Shifting up twice then standing into a crouch over the stem with my hands in the drops I pulled forward at my pedals as much as I slashed downward on them. You know that feeling once in a while when your bike pounces and you hold on as if you’ve grabbed some kind of beast around the neck? That.
One of the guys we’d caught was moping, in a broken stance, sweeping here and there the width of the pavement. I hesitated a quarter stroke to let him clear my trajectory then whipped the pedals again and swiped by him close enough to feel static leap between our jerseyed shoulders. I was onto the base of the only little hill on the course, and I went harder.
I was not thinking about escaping, getting away, riding off the front. It was something Slaughter had told me that Simes had told him: It’s your obligation to make the race hard.
Simes thought races had become too easy, mostly. He thought that young bike racers had become content riding the pack’s speed instead of deciding the pack’s speed. To Simes, I’m a young racer. I’m 45. So you know the era he’s looking at the sport from.
Is he right? I don’t know. But I don’t know if he’s wrong, either. I just know that I went hard when the race got easy.
The air was strangling me as it came down my throat. I knew I couldn’t look back, but I wondered how many were tucked in there behind me and how many of them were just waiting for me to swing off so they could strangle themselves happy and how many of them might already be strangling. I wondered if I’d popped anyone off the back when the pack had reacted to get my wheel, who back there might have suddenly found the race simply too hard to do because of me, which in a way was because of Simes, and if maybe the guys still in there might be a little slower when the sprint came or not get the wheels they wanted in the leadout or make a mistake and come off five laps from now all because of what I was doing right now which was only because of what Slaughter had said Simes had said. And I went on like that in my head for hours, which was really just seconds in the real world. I went on strangling myself.
I was at the top of the hill, and I looked back. I was alone.
I was off the front.
There was no little nugget of inspiration in my head from Slaughter from Simes regarding this scenario, so I did the only thing I could figure out to do. I sat down and shifted up and scooted back on my saddle and started working forward against the pedals instead of down onto them. I rode the insides of the corners into the woods, and in the shade I let loose a river of snot from my nose that felt like the scalding spring of the stream of strangulating air that was flowing deep in my body. I guessed that this was maybe what Simes had been talking about.
I moved forward on my saddle and got right over the bottom bracket and started punching down at the pedals, tight on the tightest inside line there was, and I snuck a look back just before the sweeping left and didn’t see the pack. I’d be out of sight before they came over the hill.

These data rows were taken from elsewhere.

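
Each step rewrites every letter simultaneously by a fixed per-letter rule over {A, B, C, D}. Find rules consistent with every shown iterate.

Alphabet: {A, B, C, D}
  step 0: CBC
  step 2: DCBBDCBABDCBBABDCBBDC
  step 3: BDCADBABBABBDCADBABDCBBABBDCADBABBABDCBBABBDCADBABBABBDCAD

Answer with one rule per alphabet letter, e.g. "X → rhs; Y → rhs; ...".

  step 2 ⇒ step 3: DCBBDCBABDCBBABDCBBDC ⇒ BDC·AD·BAB·BAB·BDC·AD·BAB·DCB·BAB·BDC·AD·BAB·BAB·DCB·BAB·BDC·AD·BAB·BAB·BDC·AD
    A ↦ DCB
    B ↦ BAB
    C ↦ AD
    D ↦ BDC

A->DCB, B->BAB, C->AD, D->BDC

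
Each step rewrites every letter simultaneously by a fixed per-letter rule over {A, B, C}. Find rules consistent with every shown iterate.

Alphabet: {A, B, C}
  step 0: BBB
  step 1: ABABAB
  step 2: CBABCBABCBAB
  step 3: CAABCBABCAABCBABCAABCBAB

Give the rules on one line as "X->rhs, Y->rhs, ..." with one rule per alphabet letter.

A->CB, B->AB, C->CA

  step 2 ⇒ step 3: CBABCBABCBAB ⇒ CA·AB·CB·AB·CA·AB·CB·AB·CA·AB·CB·AB
    A ↦ CB
    B ↦ AB
    C ↦ CA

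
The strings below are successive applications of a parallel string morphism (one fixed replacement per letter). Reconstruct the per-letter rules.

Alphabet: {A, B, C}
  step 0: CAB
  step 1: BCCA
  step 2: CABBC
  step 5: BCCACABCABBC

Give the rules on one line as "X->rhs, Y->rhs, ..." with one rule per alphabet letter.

A->C, B->CA, C->B

  step 1 ⇒ step 2: BCCA ⇒ CA·B·B·C
    A ↦ C
    B ↦ CA
    C ↦ B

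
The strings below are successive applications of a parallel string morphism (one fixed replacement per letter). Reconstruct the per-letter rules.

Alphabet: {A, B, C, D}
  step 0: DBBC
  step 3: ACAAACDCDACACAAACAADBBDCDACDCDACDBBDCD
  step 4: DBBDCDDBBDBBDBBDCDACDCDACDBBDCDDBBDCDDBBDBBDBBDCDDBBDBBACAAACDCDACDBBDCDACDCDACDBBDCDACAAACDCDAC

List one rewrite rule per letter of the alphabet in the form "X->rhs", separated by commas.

A->DBB, B->A, C->DCD, D->AC

  step 3 ⇒ step 4: ACAAACDCDACACAAACAADBBDCDACDCDACDBBDCD ⇒ DBB·DCD·DBB·DBB·DBB·DCD·AC·DCD·AC·DBB·DCD·DBB·DCD·DBB·DBB·DBB·DCD·DBB·DBB·AC·A·A·AC·DCD·AC·DBB·DCD·AC·DCD·AC·DBB·DCD·AC·A·A·AC·DCD·AC
    A ↦ DBB
    B ↦ A
    C ↦ DCD
    D ↦ AC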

They were going to catch me before the end of the race, I was sure of that. I was pretty sure they’d catch me in a lap or at most two. I was already starting to fall apart, hang my head, get a wobbly knee at the top of my stroke. I kept finding myself with my hands up on the flats instead of in the drops, sacrificing speed for breath without being aware I’d done so.
In the end, when I got caught, it was by the guy who’d win the 65+ race, bridging up to me a few seconds ahead of the pack. So how fast could I have been going, right? How hard? The pack passed scary, in a torrent the way it always does, and me feeling like the passed rider always does like a child standing too close to a train.
There might have been fewer people in there. I would never know, never be able to figure it out then not really care. I was back in the pack, in the back, and we were going. We were going hard. It hurt. Someone up there was making me hurt.